Talvez não haja na Bíblia exemplo mais evidente sobre este fluir do que a parábola do Bom Samaritano. Observem que ele não era amigo, pelo contrário, que ele não era conhecido, pelo contrário, e não tinha qualquer culpa pelo infortúnio do outro, mas aquele homem foi além. Foi além das suas obrigações, assistiu a quem não gostava dele. Foi além das suas possibilidades, não somente gastando o que tinha, mas também o que não tinha, para que o outro fosse atendido. Assim funciona a matemática da misericórdia de Deus: onde duas moedinhas valem mais que grandes somas; quando uma ovelha é mais importante que 99; quando aquele que trabalha por uma hora recebe o mesmo do que aquele que trabalhou o dia inteiro; onde apenas duas gotas de perfume bastam, ele derrama sem medida.

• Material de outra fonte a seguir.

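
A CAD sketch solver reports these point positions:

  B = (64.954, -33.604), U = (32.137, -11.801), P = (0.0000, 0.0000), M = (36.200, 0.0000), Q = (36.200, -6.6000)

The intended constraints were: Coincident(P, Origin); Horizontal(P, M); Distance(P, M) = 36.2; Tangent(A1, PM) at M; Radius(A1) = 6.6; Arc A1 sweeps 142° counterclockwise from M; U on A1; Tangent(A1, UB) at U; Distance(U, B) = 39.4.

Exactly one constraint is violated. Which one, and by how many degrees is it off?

Tangent(A1, UB) at U — off by 4.40°.

P = (0.00, 0.00) ✓; P.y = 0.00, M.y = 0.00 ✓; |PM| = 36.20 ✓; ∠(QM, MP) = 90.00° ✓; |QM| = 6.600 ✓; bearing(Q→U) − bearing(Q→M) = 142.0° ✓; |QU| = 6.600 ✓; ∠(QU, UB) = 85.60° ✗; |UB| = 39.40 ✓.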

É difícil? Claro que é. Mud dizia que para ser cristão não é preciso muita coisa, para ser cristão é preciso tudo. É esse tudo que somos, indecisos, vacilantes, inconsequentes, mas em Deus alcançamos misericórdia. Essa misericórdia não pode ficar estagnada, dentro de nós ela é apenas uma bênção. Se fizermos dela uma corrente, fatalmente ela se tornará uma bem aventurança, pois assim disse Jesus: Vocês serão bem aventurados se todos forem misericordiosos, porque estarão condenados a viver num mundo de misericórdia.